Es ist Dezember 1991, als ein Autor des Berliner Abendblatts regelrecht ins Schwärmen gerät. „Obst und Gemüse, Blumen oder Molkerei-Erzeugnisse frisch und in guter Qualität – wer mit diesen Ansprüchen einkaufen geht, für den ist der Markt vor dem Roten Rathaus längst kein Geheimtipp mehr.“
Frühe Zweifel
Nach der Wende hätten landwirtschaftliche Betriebe und Hobby-Gärtner den Zerfall der alten Handelsstrukturen im Berliner Osten genutzt, um ihre Waren an den Mann zu bringen, zitiert das Abendblatt damals den Leiter des Marktes. So sei auch der Markt am Roten Rathaus entstanden, dessen Sortiment sich seither ständig erweitert habe. Doch auch wenn das Angebot so bunt wie möglich sein solle, würden die „typischen Offerten“ überwiegen, sagt der Marktleiter damals.

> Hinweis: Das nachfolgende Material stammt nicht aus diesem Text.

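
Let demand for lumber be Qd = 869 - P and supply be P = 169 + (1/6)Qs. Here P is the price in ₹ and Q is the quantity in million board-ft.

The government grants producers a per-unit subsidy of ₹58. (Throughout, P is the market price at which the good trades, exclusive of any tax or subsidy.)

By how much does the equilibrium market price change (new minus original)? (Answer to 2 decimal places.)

Initially, 869 - P = 6P - 1014, so 1883 = 7P and P = 269, Q = 600.
Since sellers receive the price plus the subsidy, the effective supply curve becomes Qs = 6P - 666.
Clearing the new market: 869 - P = 6P - 666, so P = 1535/7 ≈ 219.2857 and Q = 4548/7 ≈ 649.7143.
ΔP = 219.2857 − 269 = -49.71.

-49.71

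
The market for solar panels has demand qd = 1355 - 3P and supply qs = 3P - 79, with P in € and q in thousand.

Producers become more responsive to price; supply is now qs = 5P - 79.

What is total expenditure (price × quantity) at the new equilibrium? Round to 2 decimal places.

146492.06

Solve the original market: 1355 - 3P = 3P - 79, hence P = 239 and q = 638.
The new curves are qd = 1355 - 3P (demand) and qs = 5P - 79 (supply).
Clearing the new market: 1355 - 3P = 5P - 79, so P = 179.25 and q = 817.25.
New expenditure = 179.25 × 817.25 = 146492.06.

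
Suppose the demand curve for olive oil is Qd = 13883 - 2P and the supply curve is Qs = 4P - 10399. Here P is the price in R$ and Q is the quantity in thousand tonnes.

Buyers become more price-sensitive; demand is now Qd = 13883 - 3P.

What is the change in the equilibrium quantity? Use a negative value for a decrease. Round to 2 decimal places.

-2312.57

Solve the original market: 13883 - 2P = 4P - 10399, hence P = 4047 and Q = 5789.
The shock moves the curves to Qd = 13883 - 3P and Qs = 4P - 10399.
Clearing the new market: 13883 - 3P = 4P - 10399, so P = 24282/7 ≈ 3468.8571 and Q = 24335/7 ≈ 3476.4286.
ΔQ = 3476.4286 − 5789 = -2312.57.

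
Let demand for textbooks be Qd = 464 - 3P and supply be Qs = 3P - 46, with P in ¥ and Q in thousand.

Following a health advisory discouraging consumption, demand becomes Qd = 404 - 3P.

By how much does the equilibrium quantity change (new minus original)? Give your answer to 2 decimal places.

Initially, 464 - 3P = 3P - 46, so 510 = 6P and P = 85, Q = 209.
After the shift, demand is Qd = 404 - 3P and supply is Qs = 3P - 46.
New equilibrium: 404 - 3P = 3P - 46 ⇒ 450 = 6P ⇒ P = 75, Q = 179.
ΔQ = 179 − 209 = -30.00.

-30.00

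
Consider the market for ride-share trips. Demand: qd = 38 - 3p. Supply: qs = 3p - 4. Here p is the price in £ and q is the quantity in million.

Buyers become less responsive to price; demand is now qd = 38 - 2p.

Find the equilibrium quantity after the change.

Original equilibrium: 38 - 3p = 3p - 4 gives 42 = 6p, so p = 7 and q = 17.
With the change applied: demand qd = 38 - 2p, supply qs = 3p - 4.
Setting them equal: 38 - 2p = 3p - 4 → 42 = 5p, so p = 8.4 and q = 21.2.

21.2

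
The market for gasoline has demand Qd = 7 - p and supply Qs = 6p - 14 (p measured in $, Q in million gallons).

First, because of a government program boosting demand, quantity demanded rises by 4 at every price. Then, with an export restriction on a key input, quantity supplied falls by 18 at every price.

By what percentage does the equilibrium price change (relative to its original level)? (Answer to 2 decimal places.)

Solve the original market: 7 - p = 6p - 14, hence p = 3 and Q = 4.
The shock moves the curves to Qd = 11 - p and Qs = 6p - 32.
Clearing the new market: 11 - p = 6p - 32, so p = 43/7 ≈ 6.1429 and Q = 34/7 ≈ 4.8571.
%Δp = (6.1429 − 3) / 3 × 100 = +104.76%.

+104.76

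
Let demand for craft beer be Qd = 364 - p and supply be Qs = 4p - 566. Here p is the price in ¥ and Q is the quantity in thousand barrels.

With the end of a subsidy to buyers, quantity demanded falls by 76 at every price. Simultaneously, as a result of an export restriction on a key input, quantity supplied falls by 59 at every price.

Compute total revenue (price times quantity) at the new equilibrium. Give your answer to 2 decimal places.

Initially, 364 - p = 4p - 566, so 930 = 5p and p = 186, Q = 178.
After the shift, demand is Qd = 288 - p and supply is Qs = 4p - 625.
Equate the new curves: 288 - p = 4p - 625, giving 913 = 5p, p = 182.6, Q = 105.4.
New expenditure = 182.6 × 105.4 = 19246.04.

19246.04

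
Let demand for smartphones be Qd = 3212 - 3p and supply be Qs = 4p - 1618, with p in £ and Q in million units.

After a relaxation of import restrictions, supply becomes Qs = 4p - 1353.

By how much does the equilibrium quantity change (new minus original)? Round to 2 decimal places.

+113.57

Before the shock: 3212 - 3p = 4p - 1618 ⇒ 4830 = 7p ⇒ p = 690, Q = 1142.
The new curves are Qd = 3212 - 3p (demand) and Qs = 4p - 1353 (supply).
New equilibrium: 3212 - 3p = 4p - 1353 ⇒ 4565 = 7p ⇒ p = 4565/7 ≈ 652.1429, Q = 8789/7 ≈ 1255.5714.
ΔQ = 1255.5714 − 1142 = +113.57.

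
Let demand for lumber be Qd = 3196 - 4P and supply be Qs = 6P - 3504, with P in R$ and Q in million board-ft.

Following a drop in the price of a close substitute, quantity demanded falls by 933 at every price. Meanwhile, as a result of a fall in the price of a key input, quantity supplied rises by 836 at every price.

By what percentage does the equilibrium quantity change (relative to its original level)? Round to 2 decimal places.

-43.68

Original equilibrium: 3196 - 4P = 6P - 3504 gives 6700 = 10P, so P = 670 and Q = 516.
After the shift, demand is Qd = 2263 - 4P and supply is Qs = 6P - 2668.
New equilibrium: 2263 - 4P = 6P - 2668 ⇒ 4931 = 10P ⇒ P = 493.1, Q = 290.6.
%ΔQ = (290.6 − 516) / 516 × 100 = -43.68%.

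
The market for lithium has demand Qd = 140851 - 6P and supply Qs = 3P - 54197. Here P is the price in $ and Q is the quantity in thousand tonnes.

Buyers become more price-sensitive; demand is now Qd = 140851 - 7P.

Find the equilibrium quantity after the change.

Initially, 140851 - 6P = 3P - 54197, so 195048 = 9P and P = 21672, Q = 10819.
The new curves are Qd = 140851 - 7P (demand) and Qs = 3P - 54197 (supply).
New equilibrium: 140851 - 7P = 3P - 54197 ⇒ 195048 = 10P ⇒ P = 19504.8, Q = 4317.4.

4317.4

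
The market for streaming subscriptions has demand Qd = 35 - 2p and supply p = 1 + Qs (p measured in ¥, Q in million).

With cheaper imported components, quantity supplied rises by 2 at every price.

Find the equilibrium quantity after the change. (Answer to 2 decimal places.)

12.33

Solve the original market: 35 - 2p = p - 1, hence p = 12 and Q = 11.
With the change applied: demand Qd = 35 - 2p, supply Qs = p + 1.
Equate the new curves: 35 - 2p = p + 1, giving 34 = 3p, p = 34/3 ≈ 11.3333, Q = 37/3 ≈ 12.3333.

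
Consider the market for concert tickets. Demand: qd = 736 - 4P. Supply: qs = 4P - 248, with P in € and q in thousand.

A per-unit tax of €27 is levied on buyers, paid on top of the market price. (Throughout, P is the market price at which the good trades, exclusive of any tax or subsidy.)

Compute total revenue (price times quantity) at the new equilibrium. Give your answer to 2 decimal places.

Original equilibrium: 736 - 4P = 4P - 248 gives 984 = 8P, so P = 123 and q = 244.
Since buyers pay the price plus the tax, the effective demand curve becomes qd = 628 - 4P.
Clearing the new market: 628 - 4P = 4P - 248, so P = 109.5 and q = 190.
New expenditure = 109.5 × 190 = 20805.00.

20805.00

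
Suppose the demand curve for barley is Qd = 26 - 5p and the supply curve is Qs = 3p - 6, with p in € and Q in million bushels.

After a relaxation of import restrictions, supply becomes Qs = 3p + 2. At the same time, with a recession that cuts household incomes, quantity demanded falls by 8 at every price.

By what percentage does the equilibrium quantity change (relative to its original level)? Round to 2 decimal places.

+33.33

Original equilibrium: 26 - 5p = 3p - 6 gives 32 = 8p, so p = 4 and Q = 6.
After the shift, demand is Qd = 18 - 5p and supply is Qs = 3p + 2.
Setting them equal: 18 - 5p = 3p + 2 → 16 = 8p, so p = 2 and Q = 8.
%ΔQ = (8 − 6) / 6 × 100 = +33.33%.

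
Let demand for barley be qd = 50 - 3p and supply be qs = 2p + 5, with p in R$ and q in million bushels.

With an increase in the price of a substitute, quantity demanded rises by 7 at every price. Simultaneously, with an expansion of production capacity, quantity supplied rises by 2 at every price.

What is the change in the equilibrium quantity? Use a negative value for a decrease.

Before the shock: 50 - 3p = 2p + 5 ⇒ 45 = 5p ⇒ p = 9, q = 23.
The new curves are qd = 57 - 3p (demand) and qs = 2p + 7 (supply).
Setting them equal: 57 - 3p = 2p + 7 → 50 = 5p, so p = 10 and q = 27.
Δq = 27 − 23 = +4.

+4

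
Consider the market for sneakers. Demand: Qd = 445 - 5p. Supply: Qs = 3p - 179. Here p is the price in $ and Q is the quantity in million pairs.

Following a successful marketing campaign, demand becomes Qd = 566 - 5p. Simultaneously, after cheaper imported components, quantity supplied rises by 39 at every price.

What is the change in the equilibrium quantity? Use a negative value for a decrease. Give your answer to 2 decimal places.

Solve the original market: 445 - 5p = 3p - 179, hence p = 78 and Q = 55.
The shock moves the curves to Qd = 566 - 5p and Qs = 3p - 140.
Equate the new curves: 566 - 5p = 3p - 140, giving 706 = 8p, p = 88.25, Q = 124.75.
ΔQ = 124.75 − 55 = +69.75.

+69.75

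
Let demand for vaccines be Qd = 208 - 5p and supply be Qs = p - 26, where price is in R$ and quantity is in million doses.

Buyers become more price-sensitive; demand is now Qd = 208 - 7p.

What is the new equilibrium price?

Solve the original market: 208 - 5p = p - 26, hence p = 39 and Q = 13.
With the change applied: demand Qd = 208 - 7p, supply Qs = p - 26.
Equate the new curves: 208 - 7p = p - 26, giving 234 = 8p, p = 29.25, Q = 3.25.

29.25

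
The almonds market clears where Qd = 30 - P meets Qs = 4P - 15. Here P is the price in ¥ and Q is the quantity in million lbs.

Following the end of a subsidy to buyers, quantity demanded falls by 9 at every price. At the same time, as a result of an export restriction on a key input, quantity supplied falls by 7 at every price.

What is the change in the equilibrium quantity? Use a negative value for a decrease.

-8.6

Solve the original market: 30 - P = 4P - 15, hence P = 9 and Q = 21.
After the shift, demand is Qd = 21 - P and supply is Qs = 4P - 22.
Equate the new curves: 21 - P = 4P - 22, giving 43 = 5P, P = 8.6, Q = 12.4.
ΔQ = 12.4 − 21 = -8.6.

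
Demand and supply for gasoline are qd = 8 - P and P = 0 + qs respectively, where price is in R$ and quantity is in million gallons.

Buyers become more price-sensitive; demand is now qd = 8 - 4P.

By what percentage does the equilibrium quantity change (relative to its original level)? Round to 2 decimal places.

-60.00

Original equilibrium: 8 - P = P gives 8 = 2P, so P = 4 and q = 4.
The shock moves the curves to qd = 8 - 4P and qs = P.
Equate the new curves: 8 - 4P = P, giving 8 = 5P, P = 1.6, q = 1.6.
%Δq = (1.6 − 4) / 4 × 100 = -60.00%.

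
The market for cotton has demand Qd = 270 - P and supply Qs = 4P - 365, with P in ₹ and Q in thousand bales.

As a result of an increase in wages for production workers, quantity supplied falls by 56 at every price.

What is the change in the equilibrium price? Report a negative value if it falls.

+11.2

Original equilibrium: 270 - P = 4P - 365 gives 635 = 5P, so P = 127 and Q = 143.
After the shift, demand is Qd = 270 - P and supply is Qs = 4P - 421.
Equate the new curves: 270 - P = 4P - 421, giving 691 = 5P, P = 138.2, Q = 131.8.
ΔP = 138.2 − 127 = +11.2.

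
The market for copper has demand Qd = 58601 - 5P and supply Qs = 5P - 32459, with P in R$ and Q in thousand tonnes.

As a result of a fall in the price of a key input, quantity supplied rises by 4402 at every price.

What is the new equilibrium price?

8665.8

Original equilibrium: 58601 - 5P = 5P - 32459 gives 91060 = 10P, so P = 9106 and Q = 13071.
After the shift, demand is Qd = 58601 - 5P and supply is Qs = 5P - 28057.
New equilibrium: 58601 - 5P = 5P - 28057 ⇒ 86658 = 10P ⇒ P = 8665.8, Q = 15272.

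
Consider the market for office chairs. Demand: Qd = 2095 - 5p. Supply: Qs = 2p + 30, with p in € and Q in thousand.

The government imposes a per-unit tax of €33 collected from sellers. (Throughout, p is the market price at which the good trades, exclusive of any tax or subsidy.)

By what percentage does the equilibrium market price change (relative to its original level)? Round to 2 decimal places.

Solve the original market: 2095 - 5p = 2p + 30, hence p = 295 and Q = 620.
Since sellers keep the price net of the tax, the effective supply curve becomes Qs = 2p - 36.
Clearing the new market: 2095 - 5p = 2p - 36, so p = 2131/7 ≈ 304.4286 and Q = 4010/7 ≈ 572.8571.
%Δp = (304.4286 − 295) / 295 × 100 = +3.20%.

+3.20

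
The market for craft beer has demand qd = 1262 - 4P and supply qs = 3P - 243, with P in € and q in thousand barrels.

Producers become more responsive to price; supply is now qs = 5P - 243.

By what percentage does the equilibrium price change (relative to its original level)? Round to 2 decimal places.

Solve the original market: 1262 - 4P = 3P - 243, hence P = 215 and q = 402.
With the change applied: demand qd = 1262 - 4P, supply qs = 5P - 243.
Clearing the new market: 1262 - 4P = 5P - 243, so P = 1505/9 ≈ 167.2222 and q = 5338/9 ≈ 593.1111.
%ΔP = (167.2222 − 215) / 215 × 100 = -22.22%.

-22.22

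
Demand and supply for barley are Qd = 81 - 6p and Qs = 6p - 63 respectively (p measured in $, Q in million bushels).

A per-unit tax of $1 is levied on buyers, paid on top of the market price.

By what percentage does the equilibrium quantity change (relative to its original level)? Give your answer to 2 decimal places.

-33.33

Before the shock: 81 - 6p = 6p - 63 ⇒ 144 = 12p ⇒ p = 12, Q = 9.
Since buyers pay the price plus the tax, the effective demand curve becomes Qd = 75 - 6p.
Clearing the new market: 75 - 6p = 6p - 63, so p = 11.5 and Q = 6.
%ΔQ = (6 − 9) / 9 × 100 = -33.33%.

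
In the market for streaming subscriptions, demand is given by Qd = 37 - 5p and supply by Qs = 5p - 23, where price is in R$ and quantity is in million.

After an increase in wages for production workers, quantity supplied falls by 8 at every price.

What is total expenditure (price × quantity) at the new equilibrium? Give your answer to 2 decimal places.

Solve the original market: 37 - 5p = 5p - 23, hence p = 6 and Q = 7.
After the shift, demand is Qd = 37 - 5p and supply is Qs = 5p - 31.
Equate the new curves: 37 - 5p = 5p - 31, giving 68 = 10p, p = 6.8, Q = 3.
New expenditure = 6.8 × 3 = 20.40.

20.40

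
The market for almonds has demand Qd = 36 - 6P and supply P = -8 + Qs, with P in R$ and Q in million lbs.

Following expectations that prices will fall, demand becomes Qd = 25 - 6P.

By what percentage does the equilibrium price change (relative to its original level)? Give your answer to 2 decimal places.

Original equilibrium: 36 - 6P = P + 8 gives 28 = 7P, so P = 4 and Q = 12.
The new curves are Qd = 25 - 6P (demand) and Qs = P + 8 (supply).
New equilibrium: 25 - 6P = P + 8 ⇒ 17 = 7P ⇒ P = 17/7 ≈ 2.4286, Q = 73/7 ≈ 10.4286.
%ΔP = (2.4286 − 4) / 4 × 100 = -39.29%.

-39.29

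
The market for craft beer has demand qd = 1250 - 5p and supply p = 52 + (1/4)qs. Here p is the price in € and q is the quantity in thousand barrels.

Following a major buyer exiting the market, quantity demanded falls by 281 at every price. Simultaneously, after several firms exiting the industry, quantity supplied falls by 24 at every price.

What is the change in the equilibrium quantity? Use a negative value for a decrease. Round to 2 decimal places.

Before the shock: 1250 - 5p = 4p - 208 ⇒ 1458 = 9p ⇒ p = 162, q = 440.
After the shift, demand is qd = 969 - 5p and supply is qs = 4p - 232.
Setting them equal: 969 - 5p = 4p - 232 → 1201 = 9p, so p = 1201/9 ≈ 133.4444 and q = 2716/9 ≈ 301.7778.
Δq = 301.7778 − 440 = -138.22.

-138.22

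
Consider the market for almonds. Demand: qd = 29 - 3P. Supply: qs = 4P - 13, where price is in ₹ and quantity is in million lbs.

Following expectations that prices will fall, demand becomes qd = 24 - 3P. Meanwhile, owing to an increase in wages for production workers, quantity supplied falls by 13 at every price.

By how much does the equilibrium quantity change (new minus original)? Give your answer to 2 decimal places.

-8.43

Before the shock: 29 - 3P = 4P - 13 ⇒ 42 = 7P ⇒ P = 6, q = 11.
The shock moves the curves to qd = 24 - 3P and qs = 4P - 26.
Equate the new curves: 24 - 3P = 4P - 26, giving 50 = 7P, P = 50/7 ≈ 7.1429, q = 18/7 ≈ 2.5714.
Δq = 2.5714 − 11 = -8.43.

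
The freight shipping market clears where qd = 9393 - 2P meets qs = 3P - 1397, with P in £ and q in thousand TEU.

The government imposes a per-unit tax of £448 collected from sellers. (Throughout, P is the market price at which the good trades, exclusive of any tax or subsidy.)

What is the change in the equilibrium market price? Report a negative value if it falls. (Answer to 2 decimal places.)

Before the shock: 9393 - 2P = 3P - 1397 ⇒ 10790 = 5P ⇒ P = 2158, q = 5077.
Since sellers keep the price net of the tax, the effective supply curve becomes qs = 3P - 2741.
Equate the new curves: 9393 - 2P = 3P - 2741, giving 12134 = 5P, P = 2426.8, q = 4539.4.
ΔP = 2426.8 − 2158 = +268.80.

+268.80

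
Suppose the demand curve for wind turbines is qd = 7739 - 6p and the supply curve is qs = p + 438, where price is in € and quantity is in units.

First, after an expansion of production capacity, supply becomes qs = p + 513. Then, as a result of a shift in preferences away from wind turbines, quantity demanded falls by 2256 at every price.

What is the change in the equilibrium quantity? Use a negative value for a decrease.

-258

Initially, 7739 - 6p = p + 438, so 7301 = 7p and p = 1043, q = 1481.
After the shift, demand is qd = 5483 - 6p and supply is qs = p + 513.
Clearing the new market: 5483 - 6p = p + 513, so p = 710 and q = 1223.
Δq = 1223 − 1481 = -258.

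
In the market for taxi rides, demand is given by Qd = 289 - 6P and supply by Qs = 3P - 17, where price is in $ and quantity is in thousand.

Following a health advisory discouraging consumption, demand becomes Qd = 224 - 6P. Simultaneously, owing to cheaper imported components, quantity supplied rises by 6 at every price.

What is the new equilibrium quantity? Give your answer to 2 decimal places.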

Tatsächlich war der Angebotsmix des Marktes im Folgenden immer wieder Diskussionsgegenstand. Wo laut Abendblatt 1991 „bis zu 70 Händler mehr oder weniger lautstark“ ihre Waren feilboten, herrschte Jahre später an Markttagen oft gähnende Leere. Im Frühjahr 2008 nusste er seine Pforten schließen. Heute findet vor dem Roten Rathaus noch ein alljährlicher Weihnachtsmarkt statt; in diesem Jahr vom 21. November bis zum 29. Dezember. Dann erinnern etwa eine Marktgasse mit Altberliner Kulisse, eine Schlittschuh-Eisbahn, Karussells und ein vielseitiges gastronomisches Angebot an das Potential des Platzes – und an die glanzvolle Zeit, in der die Kunden laut Berliner Abendblatt auf „ihren liebgewordenen Markt“ nicht verzichten mochten.